I. INTRODUCTION
In April of 2016, the Department of Labor (DOL) issued regulations to expand the definition of “fiduciary” under ERISA and the Internal Revenue Code as applied to those who render investment advice for a fee or other compensation with regard to the assets of a qualified retirement plan or an IRA. At the same time, the DOL published two new exemptions from the prohibited transaction rules, namely, the Best Interest Contract (BIC) Exemption and the Principal Transactions Exemptions, as well as amendments to several existing prohibited transaction exemptions.

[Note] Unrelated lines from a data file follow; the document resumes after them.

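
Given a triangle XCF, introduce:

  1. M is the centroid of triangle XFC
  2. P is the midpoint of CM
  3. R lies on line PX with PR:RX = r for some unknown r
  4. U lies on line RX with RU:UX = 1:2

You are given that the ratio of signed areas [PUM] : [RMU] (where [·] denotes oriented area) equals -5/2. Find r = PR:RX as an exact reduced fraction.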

These regulations and prohibited transaction exemptions were originally scheduled to take effect April 10, 2017, but were delayed until June 9, 2017. In conjunction with the delay, the new and amended exemptions were modified to provide transitional relief through January 1, 2018, at which time, the fiduciary rules and exemptions were to become fully applicable. During this transition period, Impartial Conduct Standards apply (act in best interest of the plan participant or IRA owner, receive reasonable compensation; and not make any materially misleading statements).
II. EXTENSION OF TRANSITION PERIOD FOR EXEMPTIONS
The DOL proposal to extend the transition period through July 1, 2019, and delaying, from January 1, 2018, to July 1, 2019, the full applicability dates for those exemptions has now been finalized by the DOL.

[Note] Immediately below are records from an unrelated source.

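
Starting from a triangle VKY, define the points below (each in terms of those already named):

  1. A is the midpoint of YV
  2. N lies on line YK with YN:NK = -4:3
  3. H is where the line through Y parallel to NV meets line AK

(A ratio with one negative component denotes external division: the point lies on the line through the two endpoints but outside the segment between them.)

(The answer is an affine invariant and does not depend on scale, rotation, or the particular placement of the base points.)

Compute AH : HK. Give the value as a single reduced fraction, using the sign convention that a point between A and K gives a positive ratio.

AH:HK = -2

Set V = (0, 0), K = (1, 0), Y = (0, 1); any affine frame gives the same invariant.
1. A is the midpoint of YV ⇒ A = (0, 1/2)
2. N lies on line YK with YN:NK = -4:3 ⇒ N = (4, -3)
3. H is where the line through Y parallel to NV meets line AK ⇒ H = (2, -1/2)
H = A + t·(K−A) with t = 2, so AH:HK = t:(1−t) = 2:-1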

The DOL has also confirmed that it will extend its current temporary enforcement policy on the exemptions. The DOL previously stated that it would not take action against financial service providers for failing to comply with the exemptions as long as they were “working diligently and in good faith to comply with the fiduciary rule and meet the conditions of the exemptions” during the transition period. The DOL action leaves in place the Fiduciary Rule (which became effective on June 9, 2017), including the revised definitions of fiduciary “investment advice” that apply to IRAs and similar accounts. The DOL’s action continues the current status for Exemptions. Financial service providers can rely on the BIC Exemption and the Principal Transactions Exemption as long as they satisfy the Impartial Conduct Standards.
The DOL further indicates that as it reviews compliance efforts during the Transition Period, it will focus on the “affirmative steps” that firms have taken to comply with the Impartial Conduct Standards and reduce the scope and severity of conflicts that could lead to violations. The DOL noted that although there is some flexibility in how to safeguard compliance with the Impartial Conduct Standards, financial services providers may look to the specific provisions of the Exemptions for compliance guidance. The DOL specifically noted that limitations on an advisor’s investment recommendations to proprietary products or investments that generate third-party payments could be structured to comply with the Impartial Conduct Standards under the BIC Exemption. Accordingly, reliance on compliance principals set forth or implied in the Exemptions should be able to be utilized to demonstrate compliance with the Impartial Conduct Standards during the transition period ending on July 1, 2019.